Talk about wow. You’re the self-appointed headmistress of your community? The public streets are your domain and anybody walking on them must answer to you?

You know who you sound like? Meghan McCain saying “Nobody else knows what sacrifice is, except my family.”

I understand you have very legitimate confidentiality issues. On the other hand, if she or some other concerned citizen escalates the situation, that might be more of a pain for all involved. Can you say something like “I’m a healthcare provider. Here’s my card if you have concerns.”?

I’m sure not about the wording “healthcare provider” as far as confidentiality. (It would imply something being wrong with the child.) The thing about a card (other than the fact I don’t have one) would be that it would state what company I am with and then, obviously, confidentiality is out the window.

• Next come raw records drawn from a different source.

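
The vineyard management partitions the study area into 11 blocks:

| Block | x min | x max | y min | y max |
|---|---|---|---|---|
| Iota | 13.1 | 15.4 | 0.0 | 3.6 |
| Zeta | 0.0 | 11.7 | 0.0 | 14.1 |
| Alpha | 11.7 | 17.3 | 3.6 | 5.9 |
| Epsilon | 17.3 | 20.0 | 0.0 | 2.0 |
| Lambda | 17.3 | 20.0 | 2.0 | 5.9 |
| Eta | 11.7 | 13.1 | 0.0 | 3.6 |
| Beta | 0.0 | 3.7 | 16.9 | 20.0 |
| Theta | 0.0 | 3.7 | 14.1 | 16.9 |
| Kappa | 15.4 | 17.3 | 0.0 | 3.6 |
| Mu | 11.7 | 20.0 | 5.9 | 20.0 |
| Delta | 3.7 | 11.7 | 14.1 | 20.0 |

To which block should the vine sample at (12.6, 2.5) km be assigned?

Eta

The point has x = 12.6 and y = 2.5.
Only Eta satisfies 11.7 ≤ x ≤ 13.1 and 0.0 ≤ y ≤ 3.6.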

The thing is, the family has told the neighbors that they are friendly with who I am and what I am doing. When I see those people, they greet me and the child in a friendly manner. Obviously, the family chose not to tell this woman about the child’s situation, whether because they don’t like her or just don’t know her well.

So it’s not like we’re about to have a neighborhood uprising because of this.

Yeah, the privacy laws are complex. On the other hand, we’re not making ambulances into unmarked vehicles driven by plainclothes EMTs–sometimes it’s obvious that person A is receving healthcare from provider B, without knowing the details. Obviously if your employer is something like “Autism Services” the card wouldn’t work. I was picturing more like working out of a hospital or general rehabilitative services practice. It does strike me as kind of odd not to be able to identify yourself professionally in public if you work in a public place.